Office Procedures for Persistent Bleeding

When home treatment isn’t enough, several in-office procedures can address the problem without surgery. The most common is rubber band ligation. A doctor places a tiny rubber band around the base of the internal hemorrhoid, cutting off its blood supply. The hemorrhoid shrinks and falls off within two to seven days. You won’t feel the band, though you may notice mild pressure or a dull ache for a day or two. Recovery is significantly shorter than with surgery, and most people return to normal activities quickly.

Rubber band ligation has a success rate between 60% and 80%. Recurrence within a year happens in roughly half of cases after a single session, but repeating the procedure brings the recurrence rate down to about 38%. It’s often done in stages, treating one or two hemorrhoids per visit.

Two other options, infrared coagulation and injection sclerotherapy, work differently but produce similar results.

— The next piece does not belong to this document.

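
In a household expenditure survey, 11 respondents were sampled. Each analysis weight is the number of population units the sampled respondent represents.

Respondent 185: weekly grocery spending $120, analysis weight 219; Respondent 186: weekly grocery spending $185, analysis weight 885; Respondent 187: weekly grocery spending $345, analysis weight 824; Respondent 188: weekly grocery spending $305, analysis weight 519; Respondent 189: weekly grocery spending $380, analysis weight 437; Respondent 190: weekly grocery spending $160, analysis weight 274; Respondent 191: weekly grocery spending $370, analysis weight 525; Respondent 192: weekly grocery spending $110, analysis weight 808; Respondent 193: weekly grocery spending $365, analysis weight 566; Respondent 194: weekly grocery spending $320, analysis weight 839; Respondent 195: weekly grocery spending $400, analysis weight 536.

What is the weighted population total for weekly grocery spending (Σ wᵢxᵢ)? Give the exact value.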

Infrared coagulation uses a burst of heat to seal off blood vessels feeding the hemorrhoid. Sclerotherapy involves injecting a solution that causes the tissue to scar and shrink. A meta-analysis comparing the two found no significant difference in effectiveness or recurrence rates. Your doctor may recommend one over the other based on the size and location of your hemorrhoids.

For external hemorrhoids that develop a painful blood clot (thrombosis), early surgical excision within the first few days can provide faster relief than waiting for the clot to resolve on its own.

Preventing Future Flare-Ups

Hemorrhoids tend to recur, so the lifestyle changes that help during a flare-up are the same ones that prevent the next one. Keep your fiber intake near 28 grams a day. Stay hydrated. Limit your time on the toilet to five minutes. Avoid straining. Regular physical activity also helps by promoting healthy bowel function and reducing the pressure that prolonged sitting puts on your pelvic floor.

If you have a job that requires sitting for long stretches, stand and move around periodically. The goal is to reduce the amount of time veins in the anal area spend under sustained pressure. Even small changes, like swapping a low-fiber breakfast cereal for oatmeal or keeping a water bottle at your desk, add up over time and make bleeding episodes far less likely.